The Power of the Mind
The wonderful thing about your mind is that provided you go
about
things in the right way it will do a vast amount for you without you
even having to think about it. It does this all the time with mundane
activities like walking and driving the car. This is taken for
granted. If your subconscious mind went on strike you would be in dire
trouble. Every movement of every muscle would have to be consciously
thought out and supervised. You would take a long time to get anywhere.

Your subconscious mind is 90 percent of the whole, with only 10
percent representing the conscious part. Just as walking is done almost
entirely by the subconscious, so is sailing, much more so than you
think. Your conscious mind is simply incapable of attending to every
little movement of your body or tuning into each of the senses that is
providing you with information that is being drawn on. Even tactical
decisions are based largely on the subconscious.
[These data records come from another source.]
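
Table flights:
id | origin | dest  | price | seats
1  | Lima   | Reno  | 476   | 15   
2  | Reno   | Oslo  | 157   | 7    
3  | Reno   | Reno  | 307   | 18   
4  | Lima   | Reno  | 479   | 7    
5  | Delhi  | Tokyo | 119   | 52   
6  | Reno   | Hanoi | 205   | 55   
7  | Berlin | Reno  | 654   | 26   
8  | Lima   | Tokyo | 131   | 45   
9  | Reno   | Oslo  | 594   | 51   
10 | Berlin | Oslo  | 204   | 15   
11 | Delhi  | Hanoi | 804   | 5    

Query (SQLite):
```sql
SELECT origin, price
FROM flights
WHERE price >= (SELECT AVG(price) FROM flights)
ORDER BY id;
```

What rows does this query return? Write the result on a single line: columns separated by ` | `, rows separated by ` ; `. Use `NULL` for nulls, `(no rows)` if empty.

Lima | 476 ; Lima | 479 ; Berlin | 654 ; Reno | 594 ; Delhi | 804

Scalar subquery: AVG(price) over all flights rows = 375.454545 (≈; comparison uses full precision).
Keep rows where price >= that value.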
A situation develops
ahead and you need to make a response, and that response whether to tack
or luff or whatever, results from dipping into your store of experience
which lies in the subconscious and getting a quick answer. To think
through the alternative moves at the time would usually be disastrous.
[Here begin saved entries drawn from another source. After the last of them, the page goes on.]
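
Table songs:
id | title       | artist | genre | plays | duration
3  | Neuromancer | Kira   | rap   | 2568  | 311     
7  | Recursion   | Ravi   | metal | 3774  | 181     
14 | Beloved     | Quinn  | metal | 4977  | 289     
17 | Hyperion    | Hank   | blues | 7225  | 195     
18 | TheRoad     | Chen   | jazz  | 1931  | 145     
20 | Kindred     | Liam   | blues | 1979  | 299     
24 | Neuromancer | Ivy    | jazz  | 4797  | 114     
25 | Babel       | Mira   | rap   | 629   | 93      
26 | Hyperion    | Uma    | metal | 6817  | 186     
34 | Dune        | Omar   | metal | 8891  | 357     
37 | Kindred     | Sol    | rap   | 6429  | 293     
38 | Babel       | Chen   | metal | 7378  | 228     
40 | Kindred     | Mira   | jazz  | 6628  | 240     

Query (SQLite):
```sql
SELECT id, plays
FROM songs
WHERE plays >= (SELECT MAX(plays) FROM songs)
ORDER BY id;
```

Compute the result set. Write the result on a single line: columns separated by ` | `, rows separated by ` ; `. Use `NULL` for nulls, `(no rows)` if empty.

34 | 8891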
There is so much to attend to during a race that quite often you
have to put your sailing of the boat on to automatic pilot while you
look
for the weather mark, see what the other boats are doing, or scan the
water upwind for gusts. When you do this you shift your conscious
attention entirely off sailing the boat, which is done subconsciously by
your automatic pilot skills. Only if something goes wrong, like a wave
taken badly or a sudden heel, does a mental alarm bell call your full
attention back to the job of sailing the boat.
Even when you are sailing with your attention and thoughts all
centered on getting the boat to go through the water as fast as it will,
much of your bodily movements and responses are bypassing the conscious
mind completely. We are automatons of our own making, and part of
making
your mind work more effectively on the water is raising those automatic
pilot skills- that part which the subconscious mind does for you- to as
near perfection as possible.
When your automatic skills are highly developed you
automatically sail your boat near-perfectly the whole time. The
conscious mind is then
free to attend to the tactical side of the race, looking out for
windshifts and generally being the master of the preceedings and not
merely a slavish servant to the jib luff. Much of the time will
certainly be spent with full attention on the jib or the waves ahead of
the bow- or wherever a particular sailor looks in the prevailing
conditions to enable them to get the most speed out of their boat. But
little will be lost when they must look away and, all else being equal,
it is their studying of the wind and the race as it develops that will
enable them to make the winning tactical decisions.
Beginners have no automatic pilot sailing skills; they have to
do
everythng consciously, and even heading up and bearing away have to be
thought out. Improvement is a process in which the subconscious learns
set responses that allow skills such as helming to become a natural,
easy and very automatic process. Once your responses do become
automatic in this way you face a problem: if these responses are only 70
percent perfect and you want to improve your racing, you must make the
effort to take these automatic skills out, examine them, and then raise
them to a higher level of perfection. That is how you improve.


-Eric Twiname



It's time to take it to another level.